The independently owned used bookstore is celebrating its 35th birthday this weekend, offering up sales, shows and readings to anyone who walks through the doors. Owner Don Foster said he never thought the store that started off as a hole in the wall would become one of Denton’s most beloved icons.
“We’re sort of like what Brave Combo is to Denton,” said Foster, referencing the popular polka band in town. “We’re an identifying mark. People know us all over.”
It’s true. Recycled isn’t just for Denton. People come in from Dallas and Fort Worth — some even cross state lines — to scope out the store’s selection. It’s popped up in Buzzfeed listicles and NPR contests. Foster said he’s seen articles about the store in Scandinavian and Japanese magazines.
But before all that, Recycled was a tiny storefront on University Drive that opened its doors in 1983. Foster came into the store as a customer looking for records and met the owner, his future ex-wife, Lucy Lovely.
“She wanted to start a store and she decided on Denton,” he said. “I grew up in Denton and there were never any good bookstores. Nobody had ever tried anything like this.”
A few years later, Recycled moved to, as Foster put it, “a slightly larger hole in the wall” on Oakland Street next to Texas Woman’s University. As the inventory started to expand, employees knocked out walls to make room.
By 1990, there weren’t any more walls to knock down, so the store moved into the historic Wright Opera House on the northeast corner of the downtown Square, and it has maintained that residence ever since.
“When we first moved here, everything fit into one one room,” Don’s daughter, Ivy, said.
That’s definitely not the case now. The store is stuffed to the brim with books, records, comics, CDs, movies, sheet music and board games. There’s a room for every genre, and handwritten directions line the shelves to help wandering customers weave through the never-ending maze.
But there’s a method to the madness. Recycled buys almost everything from its customers, leading to an eclectic mix of everything Denton holds dear.
“There’s a personality at work here,” Ivy Foster said. “Everything is done with a purpose.”
The personality also bleeds down to the staff, about 20 people strong at the moment. Manager Lacey Richins has worked at the store for seven years while she finishes up her degree in elementary education at UNT.
“It’s definitely a different vibe, more like a family,” she said. “They always told me never to put the store ahead of school. That’s not always the case at some places.”
Don Foster said despite the store’s popularity, paying the always-rising rent can be challenging.
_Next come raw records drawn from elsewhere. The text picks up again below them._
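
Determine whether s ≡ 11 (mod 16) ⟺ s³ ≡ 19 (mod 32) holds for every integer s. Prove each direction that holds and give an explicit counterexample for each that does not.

The forward direction fails; the converse holds.

(⟹) This fails: take s = 27. Then 27 ≡ 11 (mod 16), but 27³ = 19683 ≡ 3 (mod 32), not 19.

(⟸) Conversely, the residues r modulo 32 with r³ ≡ 19 (mod 32) are exactly {11}, and each is ≡ 11 (mod 16).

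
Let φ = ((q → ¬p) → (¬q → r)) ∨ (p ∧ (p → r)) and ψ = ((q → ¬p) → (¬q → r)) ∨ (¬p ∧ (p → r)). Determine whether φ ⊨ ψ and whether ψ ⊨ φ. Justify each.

(→) Assume the antecedent. If r is true, the consequent reduces to true regardless of the other variables. If r is false, the antecedent forces (r = F, q = T, p = F) or (r = F, q = T, p = T), and the consequent holds there. Either way the consequent holds.

(←) This fails. Under r = F, q = F, p = F, the left side is false but the right side is true.

(⇒) holds; (⇐) fails.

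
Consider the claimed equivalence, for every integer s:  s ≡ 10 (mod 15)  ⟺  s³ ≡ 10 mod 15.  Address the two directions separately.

(⟹) Suppose s ≡ 10 (mod 15). Write s = 15j + 10. Then (15j + 10)³ = 3375j³ + 6750j² + 4500j + 1000 = 15(225j³ + 450j² + 300j + 66) + 10, so s³ ≡ 10 (mod 15).

(⟸) Conversely, suppose s³ ≡ 10 (mod 15). The only residue r in {0, …, 14} with r³ ≡ 10 (mod 15) is r = 10, so s ≡ 10 (mod 15).

The biconditional holds.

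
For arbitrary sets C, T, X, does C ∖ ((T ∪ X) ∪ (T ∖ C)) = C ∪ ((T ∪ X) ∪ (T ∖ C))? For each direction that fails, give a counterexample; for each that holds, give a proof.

Only the forward inclusion holds.

(⟹) Let x ∈ C ∖ ((T ∪ X) ∪ (T ∖ C)). Then x ∈ C and x ∉ T, X, from which x ∈ C ∪ ((T ∪ X) ∪ (T ∖ C)).

(⟸) This inclusion fails. Take C = ∅, T = {1}, X = ∅; then 1 ∈ C ∪ ((T ∪ X) ∪ (T ∖ C)) but 1 ∉ C ∖ ((T ∪ X) ∪ (T ∖ C)).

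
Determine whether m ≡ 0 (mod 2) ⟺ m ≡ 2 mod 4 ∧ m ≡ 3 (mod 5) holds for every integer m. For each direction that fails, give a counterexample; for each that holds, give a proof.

The forward direction fails; the converse holds.

(⟸) If m ≡ 2 (mod 4) and m ≡ 3 (mod 5), then by the Chinese remainder theorem m ≡ 18 (mod 20). Since 18 ≡ 0 (mod 2) and 2 ∣ 20, we get m ≡ 0 (mod 2).

(⟹) This fails: m = 0 gives 0 ≡ 0 (mod 2) but 0 ≡ 0 (mod 4), so the conjunction on the right does not hold.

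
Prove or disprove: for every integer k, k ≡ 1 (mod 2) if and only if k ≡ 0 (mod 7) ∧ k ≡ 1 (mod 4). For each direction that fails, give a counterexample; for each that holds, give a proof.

(⇒) fails; (⇐) holds.

Forward direction. This fails: k = 1 gives 1 ≡ 1 (mod 2) but 1 ≡ 1 (mod 7), so the conjunction on the right does not hold.

Converse. If k ≡ 0 (mod 7) and k ≡ 1 (mod 4), then by the Chinese remainder theorem k ≡ 21 (mod 28). Since 21 ≡ 1 (mod 2) and 2 ∣ 28, we get k ≡ 1 (mod 2).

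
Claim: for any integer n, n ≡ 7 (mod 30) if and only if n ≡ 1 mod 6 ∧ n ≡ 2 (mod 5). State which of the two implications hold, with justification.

(⇒) Suppose n ≡ 7 (mod 30); write n = 30j + 7. Since 6 ∣ 30, reducing mod 6 gives n ≡ 7 ≡ 1 (mod 6); since 5 ∣ 30, reducing mod 5 gives n ≡ 7 ≡ 2 (mod 5).

(⇐) Conversely, if n ≡ 1 (mod 6) and n ≡ 2 (mod 5), then by the Chinese remainder theorem n ≡ 7 (mod 30). This is exactly n ≡ 7 (mod 30).

Both directions hold.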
But he said no need to worry just yet.
“We’ll be here as long as we have a lease.”
For more information about Recycled, check out their website at www.recycledbooks.com. If you want to hear some more fun facts (and some ghost stories) about the store, go read this We Denton Do It post at http://wedentondoit.com/blog/2016/1/2/20-interesting-things-about-dentons-oldest-bookstore.
And now, since I shared my Recycled story, here are some of yours:
“One time, I found a space book from the 1950s there and everything in it was wrong. It was amazing.” — Denton resident Frank Parks
“I haven’t lived in Denton in years but I saw an ad about the sale in Fort Worth Weekly and made it a point to come. It hasn’t changed at all. It still smells the same. It’s very comforting.” — Arlington resident Julie Hoskison
“The setup is really cool. I’ve been to Half-Priced Books, but nothing like this.” — Kristel Duran, with fellow TWU freshman Ann Nguyen, who were both visiting the store for the first time and said they’d “definitely be back.”
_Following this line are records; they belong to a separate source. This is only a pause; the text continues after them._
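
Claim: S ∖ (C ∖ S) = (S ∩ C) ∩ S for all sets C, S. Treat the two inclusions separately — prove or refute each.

The sets are not equal: only the reverse inclusion holds.

(⟹) This inclusion fails. Take C = ∅, S = {1}; then 1 ∈ S ∖ (C ∖ S) but 1 ∉ (S ∩ C) ∩ S.

(⟸) Let x ∈ (S ∩ C) ∩ S. Then x ∈ C ∩ S, from which x ∈ S ∖ (C ∖ S).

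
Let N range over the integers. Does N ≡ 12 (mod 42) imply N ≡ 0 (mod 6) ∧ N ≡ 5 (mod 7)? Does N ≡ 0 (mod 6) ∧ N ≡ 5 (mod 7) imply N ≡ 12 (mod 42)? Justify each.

(⇒) Suppose N ≡ 12 (mod 42); write N = 42j + 12. Since 6 ∣ 42, reducing mod 6 gives N ≡ 12 ≡ 0 (mod 6); since 7 ∣ 42, reducing mod 7 gives N ≡ 12 ≡ 5 (mod 7).

(⇐) Conversely, if N ≡ 0 (mod 6) and N ≡ 5 (mod 7), then by the Chinese remainder theorem N ≡ 12 (mod 42). This is exactly N ≡ 12 (mod 42).

The biconditional holds.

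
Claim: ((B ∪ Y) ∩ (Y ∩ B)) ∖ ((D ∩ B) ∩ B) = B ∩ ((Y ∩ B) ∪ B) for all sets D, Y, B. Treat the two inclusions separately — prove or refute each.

(⟸) This inclusion fails. Take D = ∅, Y = ∅, B = {1}; then 1 ∈ B ∩ ((Y ∩ B) ∪ B) but 1 ∉ ((B ∪ Y) ∩ (Y ∩ B)) ∖ ((D ∩ B) ∩ B).

(⟹) Let x ∈ ((B ∪ Y) ∩ (Y ∩ B)) ∖ ((D ∩ B) ∩ B). Then x ∈ Y ∩ B and x ∉ D, from which x ∈ B ∩ ((Y ∩ B) ∪ B).

(⊆) holds; (⊇) fails.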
“I’ve been coming here for 10 or 12 years and it’s always my first stop. I might not find what I’m looking for that day, but it’ll be there eventually.” — a Decatur man who declined to give his name (he purchased some books about the Civil War and said his great-great-grandfather fought and died in the Battle of Vicksburg).
“I don’t think I’ve ever left here without finding something on my book list.” — Dallas resident Kat Johnston
“There’s lots of personality here. I think it brings all types of people together. Something for everyone.” — Denton resident Blake Farr
“I’m just an old person looking for old stuff. If you’re going to find it anywhere, it’s here.” — Oklahoma resident Kristine Jackson, who found a book about Jeanette MacDonald and Nelson Eddy that she called “a treasure.”